Adopting a Realist sensibility within his works, Manet subsequently painted The Absinthe Drinker, a full-length portrait of a down-and-out drunk. This was one of many large portraits Manet painted during this period featuring modern working-class citizens.
The Absinthe Drinker, 1859-67
Lola de Valence, 1862
The Street Singer, 1862
Controversy of Subject and Technique (1863 - 70)
In 1863 Manet used his skill as a portraitist to combine working-class and wealthy citizens within a single image. Here, in Manet’s Dejeuner sur l’Herbe, two naked women who were presumed to be prostitutes sit unabashedly alongside two distinguished gentleman of Paris’s newly formed upper-middle class. This work was exhibited at the Salon des Refuses the same year and caused an outrage from the public.
In addition to interpreting Manet’s eclectic cast of characters, audiences felt dismayed by the stark way in which the work was painted. There was a perceived “flatness” to the women’s nakedness that defied the painterly conventions of the time. Several years later, Manet submitted The Fifer to the Salon of 1866, and it was rejected outright because of its similar “flat” quality.
The Fifer, oil on canvas, 1866
Dejeuner sur l’Herbe, oil on canvas, 1863
The Prussian War and its Aftereffects (1870 - 79)
In July 1870, France declared war on Prussia. After Napoleon III surrendered his troops in Northeast France, Paris soon came under siege from the Prussian army. Manet closed his studio at the rue Guyot. He joined the war as an artilleryman and sent his family to the country. Four months later Paris surrendered, and Manet was free to rejoin his family. When Manet returned to Paris in May 1871, France was in the depths of a civil war, as conflicting ideologies divided the nation.
The Prussian War and the French civil war affected Manet profoundly, causing him to suffer bouts of depression. He found life as a soldier “boring and sad.” His works during this time convey the sentiments of war.
The Barricade, watercolor, 1871
The Escape of Henri Rochefort, oil on canvas, 1876
In the period after the war, Manet reverted to more traditional compositions of couples boating or spending time in cafés. Perhaps these compositions served as a romantic counterpoint to the gritty scenes and isolating moments witnessed prior.
Boating, oil on canvas, 1874
At Pére Lathuille’s, oil on canvas, 1879
The Last Years: Atelier 77 rue d’Amsterdam (1879 - 83)

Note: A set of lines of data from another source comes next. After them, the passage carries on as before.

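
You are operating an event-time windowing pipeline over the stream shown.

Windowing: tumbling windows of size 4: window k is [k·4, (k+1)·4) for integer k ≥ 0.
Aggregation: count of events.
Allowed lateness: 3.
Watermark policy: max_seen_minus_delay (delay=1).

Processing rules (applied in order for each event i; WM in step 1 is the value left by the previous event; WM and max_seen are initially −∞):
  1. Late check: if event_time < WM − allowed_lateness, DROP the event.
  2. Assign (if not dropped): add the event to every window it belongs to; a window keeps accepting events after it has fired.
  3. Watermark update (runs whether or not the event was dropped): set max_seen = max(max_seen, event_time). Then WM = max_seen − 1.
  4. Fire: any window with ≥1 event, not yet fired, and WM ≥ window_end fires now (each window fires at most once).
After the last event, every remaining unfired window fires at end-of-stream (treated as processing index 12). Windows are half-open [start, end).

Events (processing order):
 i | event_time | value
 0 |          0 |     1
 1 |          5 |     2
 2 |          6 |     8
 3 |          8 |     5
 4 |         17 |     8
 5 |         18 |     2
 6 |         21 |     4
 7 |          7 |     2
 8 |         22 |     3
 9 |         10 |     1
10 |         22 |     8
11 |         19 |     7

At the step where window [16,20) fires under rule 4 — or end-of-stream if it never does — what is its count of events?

2

i=0 t=0 v=1: → [0,4); WM=-1
i=1 t=5 v=2: → [4,8); WM=4; [0,4) fires=1
i=2 t=6 v=8: → [4,8); WM=5
i=3 t=8 v=5: → [8,12); WM=7
i=4 t=17 v=8: → [16,20); WM=16; [4,8) fires=2 [8,12) fires=1
i=5 t=18 v=2: → [16,20); WM=17
i=6 t=21 v=4: → [20,24); WM=20; [16,20) fires=2
i=7 t=7 v=2: DROP (t<20-3); WM=20
i=8 t=22 v=3: → [20,24); WM=21
i=9 t=10 v=1: DROP (t<21-3); WM=21
i=10 t=22 v=8: → [20,24); WM=21
i=11 t=19 v=7: → [16,20); WM=21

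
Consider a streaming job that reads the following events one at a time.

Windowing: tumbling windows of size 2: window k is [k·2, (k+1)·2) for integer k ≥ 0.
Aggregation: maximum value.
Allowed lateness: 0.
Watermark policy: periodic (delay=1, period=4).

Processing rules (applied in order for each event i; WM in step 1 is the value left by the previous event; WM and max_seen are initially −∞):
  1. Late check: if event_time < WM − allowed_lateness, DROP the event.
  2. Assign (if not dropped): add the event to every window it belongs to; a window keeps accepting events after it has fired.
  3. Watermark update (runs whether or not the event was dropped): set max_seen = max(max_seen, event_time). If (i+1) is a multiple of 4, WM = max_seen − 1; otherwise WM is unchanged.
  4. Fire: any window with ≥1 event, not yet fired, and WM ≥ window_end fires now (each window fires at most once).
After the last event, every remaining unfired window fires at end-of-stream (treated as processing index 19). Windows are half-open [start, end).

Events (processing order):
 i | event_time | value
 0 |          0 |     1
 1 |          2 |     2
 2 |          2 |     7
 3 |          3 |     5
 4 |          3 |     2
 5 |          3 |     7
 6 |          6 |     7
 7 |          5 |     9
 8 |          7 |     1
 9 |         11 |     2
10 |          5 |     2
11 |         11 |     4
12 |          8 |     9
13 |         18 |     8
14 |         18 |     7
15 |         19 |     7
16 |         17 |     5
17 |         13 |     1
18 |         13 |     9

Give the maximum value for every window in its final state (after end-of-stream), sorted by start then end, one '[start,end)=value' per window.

i=0 t=0 v=1: → [0,2); WM=−∞
i=1 t=2 v=2: → [2,4); WM=−∞
i=2 t=2 v=7: → [2,4); WM=−∞
i=3 t=3 v=5: → [2,4); WM=2; [0,2) fires=1
i=4 t=3 v=2: → [2,4); WM=2
i=5 t=3 v=7: → [2,4); WM=2
i=6 t=6 v=7: → [6,8); WM=2
i=7 t=5 v=9: → [4,6); WM=5; [2,4) fires=7
i=8 t=7 v=1: → [6,8); WM=5
i=9 t=11 v=2: → [10,12); WM=5
i=10 t=5 v=2: → [4,6); WM=5
i=11 t=11 v=4: → [10,12); WM=10; [4,6) fires=9 [6,8) fires=7
i=12 t=8 v=9: DROP (t<10-0); WM=10
i=13 t=18 v=8: → [18,20); WM=10
i=14 t=18 v=7: → [18,20); WM=10
i=15 t=19 v=7: → [18,20); WM=18; [10,12) fires=4
i=16 t=17 v=5: DROP (t<18-0); WM=18
i=17 t=13 v=1: DROP (t<18-0); WM=18
i=18 t=13 v=9: DROP (t<18-0); WM=18

[0,2)=1 [2,4)=7 [4,6)=9 [6,8)=7 [10,12)=4 [18,20)=8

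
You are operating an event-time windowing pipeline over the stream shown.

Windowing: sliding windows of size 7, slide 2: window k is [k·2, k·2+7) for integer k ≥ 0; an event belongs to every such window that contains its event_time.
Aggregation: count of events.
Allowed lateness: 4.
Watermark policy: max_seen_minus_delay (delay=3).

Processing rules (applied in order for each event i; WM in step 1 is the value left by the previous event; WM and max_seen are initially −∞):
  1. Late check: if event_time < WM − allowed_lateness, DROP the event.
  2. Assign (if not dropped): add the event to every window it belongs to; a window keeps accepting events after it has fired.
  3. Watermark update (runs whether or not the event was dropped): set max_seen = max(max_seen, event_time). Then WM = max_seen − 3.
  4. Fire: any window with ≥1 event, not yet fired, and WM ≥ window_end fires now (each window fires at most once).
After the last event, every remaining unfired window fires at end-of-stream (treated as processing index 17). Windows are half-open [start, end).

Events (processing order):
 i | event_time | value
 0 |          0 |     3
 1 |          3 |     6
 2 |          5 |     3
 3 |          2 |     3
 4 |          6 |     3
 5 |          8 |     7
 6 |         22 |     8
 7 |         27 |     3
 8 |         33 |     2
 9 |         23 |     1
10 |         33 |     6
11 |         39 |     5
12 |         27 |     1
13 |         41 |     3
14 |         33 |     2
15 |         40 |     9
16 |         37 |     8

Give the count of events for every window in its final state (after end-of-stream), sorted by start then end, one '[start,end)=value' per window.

i=0 t=0 v=3: → [0,7); WM=-3
i=1 t=3 v=6: → [2,9),[0,7); WM=0
i=2 t=5 v=3: → [4,11),[2,9),[0,7); WM=2
i=3 t=2 v=3: → [2,9),[0,7); WM=2
i=4 t=6 v=3: → [6,13),[4,11),[2,9),[0,7); WM=3
i=5 t=8 v=7: → [8,15),[6,13),[4,11),[2,9); WM=5
i=6 t=22 v=8: → [22,29),[20,27),[18,25),[16,23); WM=19; [0,7) fires=5 [2,9) fires=5 [4,11) fires=3 [6,13) fires=2 [8,15) fires=1
i=7 t=27 v=3: → [26,33),[24,31),[22,29); WM=24; [16,23) fires=1
i=8 t=33 v=2: → [32,39),[30,37),[28,35); WM=30; [18,25) fires=1 [20,27) fires=1 [22,29) fires=2
i=9 t=23 v=1: DROP (t<30-4); WM=30
i=10 t=33 v=6: → [32,39),[30,37),[28,35); WM=30
i=11 t=39 v=5: → [38,45),[36,43),[34,41); WM=36; [24,31) fires=1 [26,33) fires=1 [28,35) fires=2
i=12 t=27 v=1: DROP (t<36-4); WM=36
i=13 t=41 v=3: → [40,47),[38,45),[36,43); WM=38; [30,37) fires=2
i=14 t=33 v=2: DROP (t<38-4); WM=38
i=15 t=40 v=9: → [40,47),[38,45),[36,43),[34,41); WM=38
i=16 t=37 v=8: → [36,43),[34,41),[32,39); WM=38

[0,7)=5 [2,9)=5 [4,11)=3 [6,13)=2 [8,15)=1 [16,23)=1 [18,25)=1 [20,27)=1 [22,29)=2 [24,31)=1 [26,33)=1 [28,35)=2 [30,37)=2 [32,39)=3 [34,41)=3 [36,43)=4 [38,45)=3 [40,47)=2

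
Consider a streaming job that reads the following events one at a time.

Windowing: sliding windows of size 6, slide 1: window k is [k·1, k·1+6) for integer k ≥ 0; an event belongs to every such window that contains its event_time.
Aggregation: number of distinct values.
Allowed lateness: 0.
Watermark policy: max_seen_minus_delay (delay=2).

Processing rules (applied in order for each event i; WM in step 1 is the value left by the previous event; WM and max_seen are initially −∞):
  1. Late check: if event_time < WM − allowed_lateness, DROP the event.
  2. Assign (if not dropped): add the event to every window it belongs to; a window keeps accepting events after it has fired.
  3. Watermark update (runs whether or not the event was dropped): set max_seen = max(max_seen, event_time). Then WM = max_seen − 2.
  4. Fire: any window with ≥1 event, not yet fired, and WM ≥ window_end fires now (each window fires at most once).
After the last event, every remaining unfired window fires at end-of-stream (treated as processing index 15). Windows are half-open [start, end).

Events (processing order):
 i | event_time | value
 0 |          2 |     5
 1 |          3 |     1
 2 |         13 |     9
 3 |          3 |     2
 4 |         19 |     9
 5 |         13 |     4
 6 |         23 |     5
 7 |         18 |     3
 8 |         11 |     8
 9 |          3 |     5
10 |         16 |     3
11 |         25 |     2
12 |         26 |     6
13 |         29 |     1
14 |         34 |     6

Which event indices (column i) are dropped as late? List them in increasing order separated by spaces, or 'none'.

3 5 7 8 9 10

i=0 t=2 v=5: → [2,8),[1,7),[0,6); WM=0
i=1 t=3 v=1: → [3,9),[2,8),[1,7),[0,6); WM=1
i=2 t=13 v=9: → [13,19),[12,18),[11,17),[10,16),[9,15),[8,14); WM=11; [0,6) fires=2 [1,7) fires=2 [2,8) fires=2 [3,9) fires=1
i=3 t=3 v=2: DROP (t<11-0); WM=11
i=4 t=19 v=9: → [19,25),[18,24),[17,23),[16,22),[15,21),[14,20); WM=17; [8,14) fires=1 [9,15) fires=1 [10,16) fires=1 [11,17) fires=1
i=5 t=13 v=4: DROP (t<17-0); WM=17
i=6 t=23 v=5: → [23,29),[22,28),[21,27),[20,26),[19,25),[18,24); WM=21; [12,18) fires=1 [13,19) fires=1 [14,20) fires=1 [15,21) fires=1
i=7 t=18 v=3: DROP (t<21-0); WM=21
i=8 t=11 v=8: DROP (t<21-0); WM=21
i=9 t=3 v=5: DROP (t<21-0); WM=21
i=10 t=16 v=3: DROP (t<21-0); WM=21
i=11 t=25 v=2: → [25,31),[24,30),[23,29),[22,28),[21,27),[20,26); WM=23; [16,22) fires=1 [17,23) fires=1
i=12 t=26 v=6: → [26,32),[25,31),[24,30),[23,29),[22,28),[21,27); WM=24; [18,24) fires=2
i=13 t=29 v=1: → [29,35),[28,34),[27,33),[26,32),[25,31),[24,30); WM=27; [19,25) fires=2 [20,26) fires=2 [21,27) fires=3
i=14 t=34 v=6: → [34,40),[33,39),[32,38),[31,37),[30,36),[29,35); WM=32; [22,28) fires=3 [23,29) fires=3 [24,30) fires=3 [25,31) fires=3 [26,32) fires=2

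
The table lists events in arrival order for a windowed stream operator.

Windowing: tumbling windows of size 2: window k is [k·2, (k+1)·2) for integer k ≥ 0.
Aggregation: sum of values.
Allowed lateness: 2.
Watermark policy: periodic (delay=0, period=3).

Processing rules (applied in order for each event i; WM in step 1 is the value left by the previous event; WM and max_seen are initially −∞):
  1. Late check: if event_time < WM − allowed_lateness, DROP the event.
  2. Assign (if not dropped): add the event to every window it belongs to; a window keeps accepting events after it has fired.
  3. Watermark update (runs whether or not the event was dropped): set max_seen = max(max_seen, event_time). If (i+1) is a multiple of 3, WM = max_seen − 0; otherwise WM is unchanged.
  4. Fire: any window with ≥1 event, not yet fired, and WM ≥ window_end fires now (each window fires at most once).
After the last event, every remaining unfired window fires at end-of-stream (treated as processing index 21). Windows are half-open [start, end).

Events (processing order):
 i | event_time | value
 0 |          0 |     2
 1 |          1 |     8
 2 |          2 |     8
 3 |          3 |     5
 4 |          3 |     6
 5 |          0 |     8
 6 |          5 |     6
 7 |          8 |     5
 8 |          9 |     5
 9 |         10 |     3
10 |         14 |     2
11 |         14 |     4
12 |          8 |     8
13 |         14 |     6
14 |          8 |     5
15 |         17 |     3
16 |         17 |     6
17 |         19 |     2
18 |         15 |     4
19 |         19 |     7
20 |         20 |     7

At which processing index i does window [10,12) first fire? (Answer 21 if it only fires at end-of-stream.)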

Manet was installed in this last atelier at 77 rue d’Amsterdam in April of 1879. By this time, a progressive illness, later known as syphilis, had begun to manifest itself, and he spent annual extended vacations in the countryside near Paris. He painted numerous flower still-life pieces during this time, and amused himself in addition by writing long letters to friends, which he decorated with charming watercolors.
In 1882, Manet exhibited his last large-scale canvas at the Salon: Bar at the Folies-Bergére. This work comprised the final swan-song of his long-lived fascination with modern Paris and its subjects. Here, the imposing, yet emotionally isolated, figure of a cashier stands over her busy bar station. The mirrored wall behind her reflects the well-populated auditorium in her purview. This work was the last in a series of smaller works on café life completed by the artist.